Classic, mod-inspired cigarette pants appeared in the Gucci fall collection (a sure sign of what you're about to find at H&M).
Then there are what designer Marsha Owett of Tribeca-based Lola Belle calls her "Matchstick" pants - they're super-skinny and all about stretch fabric, in corduroy, denim, velveteen and - be afraid - sateen.

Still, according to Owett, there's really nothing to fear. "Matchsticks are extremely flattering on everyone," she says, "because they are made of super-stretch materials that feel as great as they look and show off the sexy shape of the leg. The most unforgiving look around is the tapered jean, as embodied by Nudie's "Super Slim Kims" or Sass & Bide's "Frayed Misfits" style (the ones favored by Ms. Moss). We're talking tight, and in the right hands (or legs), as sexy as you can get.

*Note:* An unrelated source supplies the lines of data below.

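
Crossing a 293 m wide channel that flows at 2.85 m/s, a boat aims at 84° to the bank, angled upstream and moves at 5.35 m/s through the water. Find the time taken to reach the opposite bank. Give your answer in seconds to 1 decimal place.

The component of the boat's velocity perpendicular to the bank is 5.35 × sin 84° = 5.321 m/s.
The flow acts along the bank and has no component across it.
Time = 293 / 5.321 = 55.068 s.

55.1 s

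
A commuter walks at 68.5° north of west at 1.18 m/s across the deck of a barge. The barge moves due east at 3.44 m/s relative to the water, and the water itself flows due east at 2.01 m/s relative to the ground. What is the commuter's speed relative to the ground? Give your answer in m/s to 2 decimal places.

5.14 m/s

In east/north components (m/s): commuter relative to barge = (-0.432, 1.098); barge relative to water = (3.440, 0.000); water relative to ground = (2.010, 0.000).
Sum = (5.018, 1.098) m/s.
Speed = |(5.018, 1.098)| = 5.136 m/s.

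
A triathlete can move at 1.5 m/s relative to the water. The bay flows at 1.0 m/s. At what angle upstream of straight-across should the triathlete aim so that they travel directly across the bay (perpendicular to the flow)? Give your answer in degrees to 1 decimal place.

41.8°

To cancel the current, the upstream component of the triathlete's velocity must equal the flow: 1.5 sin θ = 1.0.
sin θ = 1.0 / 1.5 = 0.6667.
θ = arcsin(0.6667) = 41.810°.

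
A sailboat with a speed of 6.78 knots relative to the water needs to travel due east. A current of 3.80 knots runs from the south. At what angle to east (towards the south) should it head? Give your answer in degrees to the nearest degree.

The current pushes perpendicular to the desired track; the heading must have a component into the current equal to 3.80 knots: 6.78 sin θ = 3.80.
sin θ = 0.5605, so θ = 34.088°.

34°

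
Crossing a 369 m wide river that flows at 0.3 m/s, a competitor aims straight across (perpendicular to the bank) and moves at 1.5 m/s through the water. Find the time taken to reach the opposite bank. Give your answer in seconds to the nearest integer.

246 s

The component of the competitor's velocity perpendicular to the bank is 1.5 m/s.
The current is parallel to the bank, so it does not affect the crossing time.
Time = 369 / 1.500 = 246.000 s.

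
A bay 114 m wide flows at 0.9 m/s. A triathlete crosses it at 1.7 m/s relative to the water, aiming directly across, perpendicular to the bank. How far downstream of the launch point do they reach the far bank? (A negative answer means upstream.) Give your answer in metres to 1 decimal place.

Perpendicular speed = 1.700 m/s; crossing time = 114 / 1.700 = 67.059 s.
Net downstream speed = 0.900 m/s.
Drift = 0.900 × 67.059 = 60.353 m (downstream).

60.4 m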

If all else fails, defiantly wear your boot-cut jeans and wait for the moment to pass.
Tight-pants pointers
Do
... pair them with a loose-fitting top. Bloch suggests "a great oversized sweater falling off the shoulders." Also think tunic tops, trench coats, classic men's shirts and blazers, basically, anything that conceals the thigh-high danger zone.

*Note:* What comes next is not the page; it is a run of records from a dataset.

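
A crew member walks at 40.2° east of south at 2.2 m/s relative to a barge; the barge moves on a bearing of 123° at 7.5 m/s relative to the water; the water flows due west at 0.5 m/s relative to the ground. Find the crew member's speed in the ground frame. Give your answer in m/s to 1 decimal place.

In east/north components (m/s): crew member relative to barge = (1.420, -1.680); barge relative to water = (6.290, -4.085); water relative to ground = (-0.500, 0.000).
Sum = (7.210, -5.765) m/s.
Speed = |(7.210, -5.765)| = 9.232 m/s.

9.2 m/s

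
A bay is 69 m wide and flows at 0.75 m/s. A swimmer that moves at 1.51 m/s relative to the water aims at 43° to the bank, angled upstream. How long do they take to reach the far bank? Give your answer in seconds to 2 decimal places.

67.00 s

The component of the swimmer's velocity perpendicular to the bank is 1.51 × sin 43° = 1.030 m/s.
The current is parallel to the bank, so it does not affect the crossing time.
Time = 69 / 1.030 = 67.002 s.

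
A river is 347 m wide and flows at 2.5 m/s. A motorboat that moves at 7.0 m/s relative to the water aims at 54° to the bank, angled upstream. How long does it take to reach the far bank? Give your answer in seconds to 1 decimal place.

61.3 s

The component of the motorboat's velocity perpendicular to the bank is 7.0 × sin 54° = 5.663 m/s.
The flow acts along the bank and has no component across it.
Time = 347 / 5.663 = 61.274 s.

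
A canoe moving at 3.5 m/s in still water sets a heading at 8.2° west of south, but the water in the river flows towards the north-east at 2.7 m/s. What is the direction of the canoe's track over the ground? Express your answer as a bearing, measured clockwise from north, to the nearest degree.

138°

Taking east as x and north as y: velocity relative to the water = (-0.499, -3.464) m/s; the water relative to ground = (1.909, 1.909) m/s.
Velocity relative to ground = (-0.499, -3.464) + (1.909, 1.909) = (1.410, -1.555) m/s.
Bearing = atan2(1.41, -1.56) = 137.80° clockwise from north.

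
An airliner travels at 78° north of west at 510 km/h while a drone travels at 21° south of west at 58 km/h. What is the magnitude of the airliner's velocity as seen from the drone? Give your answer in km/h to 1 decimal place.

Taking east as x and north as y: airliner velocity = (-106.035, 498.855) km/h; drone velocity = (-54.148, -20.785) km/h.
Velocity of airliner relative to drone = (-106.035, 498.855) − (-54.148, -20.785) = (-51.887, 519.641) km/h.
Magnitude = |(-51.887, 519.641)| = 522.225 km/h.

522.2 km/h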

... wear heels. The Skinny is going to make you look hippier than you are. A wedge, for instance, can look adorable with this style. Boots are not such a good idea, although Bloch says an ankle boot can work in a pinch - "if you're going for that Pat Benatar rock star look."

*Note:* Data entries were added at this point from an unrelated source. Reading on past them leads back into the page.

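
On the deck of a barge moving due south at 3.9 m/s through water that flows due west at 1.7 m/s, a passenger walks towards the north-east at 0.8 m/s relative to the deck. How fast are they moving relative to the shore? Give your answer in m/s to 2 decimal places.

3.52 m/s

In east/north components (m/s): passenger relative to barge = (0.566, 0.566); barge relative to water = (0.000, -3.900); water relative to ground = (-1.700, 0.000).
Sum = (-1.134, -3.334) m/s.
Speed = |(-1.134, -3.334)| = 3.522 m/s.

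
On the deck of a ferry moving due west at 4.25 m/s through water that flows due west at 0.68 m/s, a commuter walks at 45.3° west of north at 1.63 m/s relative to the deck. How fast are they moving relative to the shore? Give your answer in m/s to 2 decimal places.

6.20 m/s

In east/north components (m/s): commuter relative to ferry = (-1.159, 1.147); ferry relative to water = (-4.250, 0.000); water relative to ground = (-0.680, 0.000).
Sum = (-6.089, 1.147) m/s.
Speed = |(-6.089, 1.147)| = 6.196 m/s.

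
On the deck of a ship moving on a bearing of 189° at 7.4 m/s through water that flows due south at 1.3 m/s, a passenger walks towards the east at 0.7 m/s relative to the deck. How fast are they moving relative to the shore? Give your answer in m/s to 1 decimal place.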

... favor the cigarette pant over the tapered pant,.as the former at least allows some kind of forgiveness in the hip area and less chance of revealing lurking cankles. Keep them long, choose black and the margin for error will close a little.
... choose a pair of pants that at least have plenty of stretch. That way, you've got some hope of coming out of this trend with dignity.

... keep it modern. "If they're done in the right way, they're really cool," says Suze Yalof Schwartz, executive fashion editor-at-large for Glamour magazine. "But if they're faded, stonewash with pleats, they look really bad. I don't know who's making those jeans, but they must be stopped immediately."
Don't
... eat. Extra calories are death to this exalted fashion moment. Just say no.
... go there at all if you've got big thighs. As Yalof Schwartz points out: "They draw attention to your thighs. It actually makes your legs look disproportionate. Boot-cut is so much better for someone with big thighs."
... worry if you just can't face the taper. As E!'s Robert Verdi puts it, "a lot of younger people want to wear this look because it's new and exciting to them. If you're an adult who's already been through it the first time, you shouldn't have to follow too many of fashion's rules."
... wear them with cropped jackets, form-fitting tops or anything tight or short up top. This one's a shoutout to anyone even approaching a womanly figure.
... give in to that other major catwalk trend - high waists - if you must go the skinny pants route.
As Bloch says, "If you've got hips, they make you look like, well, you've got hips."